Organic Waste Compost is highly rich in nutrients used in gardens, landscaping, horticulture, and agriculture. The compost is beneficial for the land in many ways, including as a soil conditioner, a fertilizer, addition of vital humus or humic acids, and as a natural pesticide for soil. In ecosystems, compost is useful for erosion control, land and stream reclamation, wetland construction, and as landfill cover.
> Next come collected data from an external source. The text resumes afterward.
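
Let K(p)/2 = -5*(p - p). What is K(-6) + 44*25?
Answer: 1100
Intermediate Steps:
K(p) = 0 (K(p) = 2*(-5*(p - p)) = 2*(-5*0) = 2*0 = 0)
K(-6) + 44*25 = 0 + 44*25 = 0 + 1100 = 1100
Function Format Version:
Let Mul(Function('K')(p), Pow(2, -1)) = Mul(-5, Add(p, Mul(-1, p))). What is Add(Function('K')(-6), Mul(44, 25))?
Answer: 1100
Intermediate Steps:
Function('K')(p) = 0 (Function('K')(p) = Mul(2, Mul(-5, Add(p, Mul(-1, p)))) = Mul(2, Mul(-5, 0)) = Mul(2, 0) = 0)
Add(Function('K')(-6), Mul(44, 25)) = Add(0, Mul(44, 25)) = Add(0, 1100) = 1100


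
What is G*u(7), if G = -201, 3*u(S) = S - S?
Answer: 0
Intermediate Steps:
u(S) = 0 (u(S) = (S - S)/3 = (⅓)*0 = 0)
G*u(7) = -201*0 = 0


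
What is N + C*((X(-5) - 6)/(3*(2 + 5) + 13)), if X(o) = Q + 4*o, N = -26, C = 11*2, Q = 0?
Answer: -728/17 ≈ -42.824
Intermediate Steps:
C = 22
X(o) = 4*o (X(o) = 0 + 4*o = 4*o)
N + C*((X(-5) - 6)/(3*(2 + 5) + 13)) = -26 + 22*((4*(-5) - 6)/(3*(2 + 5) + 13)) = -26 + 22*((-20 - 6)/(3*7 + 13)) = -26 + 22*(-26/(21 + 13)) = -26 + 22*(-26/34) = -26 + 22*(-26*1/34) = -26 + 22*(-13/17) = -26 - 286/17 = -728/17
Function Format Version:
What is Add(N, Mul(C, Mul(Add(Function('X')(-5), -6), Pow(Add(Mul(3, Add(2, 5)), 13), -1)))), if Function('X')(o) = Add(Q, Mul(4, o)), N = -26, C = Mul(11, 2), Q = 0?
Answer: Rational(-728, 17) ≈ -42.824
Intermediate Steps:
C = 22
Function('X')(o) = Mul(4, o) (Function('X')(o) = Add(0, Mul(4, o)) = Mul(4, o))
Add(N, Mul(C, Mul(Add(Function('X')(-5), -6), Pow(Add(Mul(3, Add(2, 5)), 13), -1)))) = Add(-26, Mul(22, Mul(Add(Mul(4, -5), -6), Pow(Add(Mul(3, Add(2, 5)), 13), -1)))) = Add(-26, Mul(22, Mul(Add(-20, -6), Pow(Add(Mul(3, 7), 13), -1)))) = Add(-26, Mul(22, Mul(-26, Pow(Add(21, 13), -1)))) = Add(-26, Mul(22, Mul(-26, Pow(34, -1)))) = Add(-26, Mul(22, Mul(-26, Rational(1, 34)))) = Add(-26, Mul(22, Rational(-13, 17))) = Add(-26, Rational(-286, 17)) = Rational(-728, 17)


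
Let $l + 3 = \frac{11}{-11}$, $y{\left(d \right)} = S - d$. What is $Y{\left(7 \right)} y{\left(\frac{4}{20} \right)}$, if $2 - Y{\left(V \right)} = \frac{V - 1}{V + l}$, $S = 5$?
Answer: $0$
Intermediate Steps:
$y{\left(d \right)} = 5 - d$
$l = -4$ ($l = -3 + \frac{11}{-11} = -3 + 11 \left(- \frac{1}{11}\right) = -3 - 1 = -4$)
$Y{\left(V \right)} = 2 - \frac{-1 + V}{-4 + V}$ ($Y{\left(V \right)} = 2 - \frac{V - 1}{V - 4} = 2 - \frac{-1 + V}{-4 + V}$)
$Y{\left(7 \right)} y{\left(\frac{4}{20} \right)} = \frac{-7 + 7}{-4 + 7} \left(5 - \frac{4}{20}\right) = \frac{1}{3} \cdot 0 \left(5 - 4 \cdot \frac{1}{20}\right) = \frac{1}{3} \cdot 0 \left(5 - \frac{1}{5}\right) = 0 \left(5 - \frac{1}{5}\right) = 0 \cdot \frac{24}{5} = 0$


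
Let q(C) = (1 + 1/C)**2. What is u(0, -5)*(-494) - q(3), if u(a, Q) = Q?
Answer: 22214/9 ≈ 2468.2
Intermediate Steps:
q(C) = (1 + 1/C)**2
u(0, -5)*(-494) - q(3) = -5*(-494) - (1 + 3)**2/3**2 = 2470 - 4**2/9 = 2470 - 16/9 = 22214/9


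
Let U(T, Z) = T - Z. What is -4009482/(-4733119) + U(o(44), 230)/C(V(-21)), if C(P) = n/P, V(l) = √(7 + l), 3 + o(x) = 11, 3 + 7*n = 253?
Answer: 138258/163211 - 777*I*√14/125 ≈ 0.84711 - 23.258*I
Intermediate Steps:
n = 250/7 (n = -3/7 + (⅐)*253 = -3/7 + 253/7 = 250/7 ≈ 35.714)
o(x) = 8 (o(x) = -3 + 11 = 8)
C(P) = 250/(7*P)
-4009482/(-4733119) + U(o(44), 230)/C(V(-21)) = -4009482/(-4733119) + (8 - 1*230)/((250/(7*(√(7 - 21))))) = -4009482*(-1/4733119) + (8 - 230)/((250/(7*(√(-14))))) = 138258/163211 - 222*7*I*√14/250 = 138258/163211 - 777*I*√14/125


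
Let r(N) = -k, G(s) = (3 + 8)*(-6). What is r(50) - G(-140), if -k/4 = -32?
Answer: -62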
The process of composting simply requires making a heap of wetted waste organic materials such as green waste (Non saleable waste fruits & vegetables, leaves, stems, food waste, cattle’s dung etc.) and waiting for the materials to break down into humus after a period of weeks or months. Modern, methodical composting is a multi-step, closely monitored process with measured inputs of water, air, and carbon- and nitrogen-rich materials. The decomposition process is aided by shredding the plant matter, adding water and ensuring proper aeration by regularly turning the mixture. Worms and fungi further break up the material. Bacteria requiring oxygen to function (aerobic bacteria) and fungi manage the chemical process by converting the inputs into heat, carbon dioxide (CO2) and ammonium. The ammonium (NH4) is the form of nitrogen used by plants. When available ammonium is not used by plants it is further converted by bacteria into nitrates (NO3) through the process of nitrification.
After completion of the several weeks long process; It is passed through strainers and packed in bags.